Droit de la construction : dur jugement pour la plus-value et les entrepreneurs

Le 3 juin dernier, la Cour supérieure a rendu un jugement publié le 3 juillet, dans l’affaire Distribution Couche-Tard c. Constructions Loracon inc., 2015 QCCS 2775, qui applique une vision restrictive de la plus-value et une vision large de la responsabilité des entrepreneurs en construction. Ce jugement n’a pas été porté en appel. 

En résumé, des erreurs dans les plans et devis de l’ingénieur et l’utilisation d’un matériau granulaire non conforme ont causé la perte d’un stationnement qui a dû être reconstruit sept ans plus tard. La Cour applique le régime de la responsabilité quinquennale en l’espèce (art. 2118 C.c.Q.). 

En ce qui concerne la responsabilité de l’entrepreneur général, la Cour supérieure retient que l’entrepreneur aurait dû remettre en question la conformité de l’addenda de l’ingénieur (paragr. 118). Il aurait dû relever l’erreur de l’ingénieur, mais le jugement n’est pas très explicite sur celle-ci. Il semble s’agir d’une contradiction dans le devis qui, d’une part, imposait le respect des normes du ministère des Transports et, d’autre part, spécifiait un granulat non conforme à ces normes. Par ailleurs, la Cour rappelle le principe bien établi selon lequel l’entrepreneur général ne peut se plaindre d’avoir été mal surveillé par l’ingénieur. Or, en l’espèce, l’ingénieur avait un mandat de surveillance en résidence et un laboratoire de contrôle des matériaux sur place. Il semble ne jamais avoir réalisé que le granulat qu’il avait spécifié n’était pas conforme et avoir toujours validé les travaux de l’entrepreneur. En conclusion, il est très difficile pour un entrepreneur de se soustraire à la responsabilité quinquennale de l’art. 2118 C.c.Q. En effet, l’art. 2119 C.c.Q. ne prévoit qu’un seul moyen de défense pour lui : « L’entrepreneur n’en sera dégagé qu’en prouvant que ces vices résultent d’une erreur ou d’un défaut dans les expertises ou les plans de l’architecte ou de l’ingénieur choisi par le client » (art. 2119 C.c.Q.). En l’espèce, il semble que ce soit la faute de l’entrepreneur de ne pas avoir relevé celle de l’ingénieur qui mène à sa condamnation. Ayant commis cette faute, il est responsable solidairement avec l’ingénieur. Au final, entre les défendeurs, l’entrepreneur général est jugé responsable pour 15 % des dommages et l’ingénieur pour 85 %. 

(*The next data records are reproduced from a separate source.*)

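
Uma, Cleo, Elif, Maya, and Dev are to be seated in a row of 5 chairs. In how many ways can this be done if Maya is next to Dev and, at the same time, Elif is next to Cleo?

Treat {Maya,Dev} as one block (2 orders) and {Elif,Cleo} as another (2 orders).
That leaves 3 units to arrange: 2 × 2 × 3! = 4 × 6 = 24.

24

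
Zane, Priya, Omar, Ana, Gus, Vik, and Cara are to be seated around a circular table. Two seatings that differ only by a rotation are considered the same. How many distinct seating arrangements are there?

Fix one person's seat to break rotational symmetry; the remaining 6 people can be arranged in (6)! = 720 ways.

720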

En ce qui concerne maintenant la plus-value, la Cour n’en a reconnu aucune. Pourtant, lors de la reconstruction du stationnement, des travaux ont été ajoutés afin de rendre l’ouvrage conforme aux normes et règles de l’art, tels qu’un nouveau système de drainage périphérique, du remblai supplémentaire pour combler les nouvelles profondeurs d’excavation, une nouvelle membrane géotextile, des épaisseurs plus grande de la chaussée, etc. Le rejet de la notion de plus-value est justifié par le principe de la « réparation intégrale » dans le jugement (paragr. 151). La Cour ajoute ce qui suit : « les travaux correctifs, qui visent à rendre l’ouvrage conforme à ce qu’il aurait dû être, si les normes ou les obligations contractuelles avaient été respectées, ne doivent pas être considérés comme y apportant une plus value » (paragr. 152). Certes, cet énoncé complète en quelque sorte l’obligation de résultat communément appliquée en droit de la construction, mais il peut conduire à un enrichissement du donneur d’ouvrage. Par ailleurs, dans cette affaire, la Cour a quand même retenu le principe de dépréciation dans la mesure où le stationnement a eu une vie utile de sept ans sur les 20 normalement reconnus.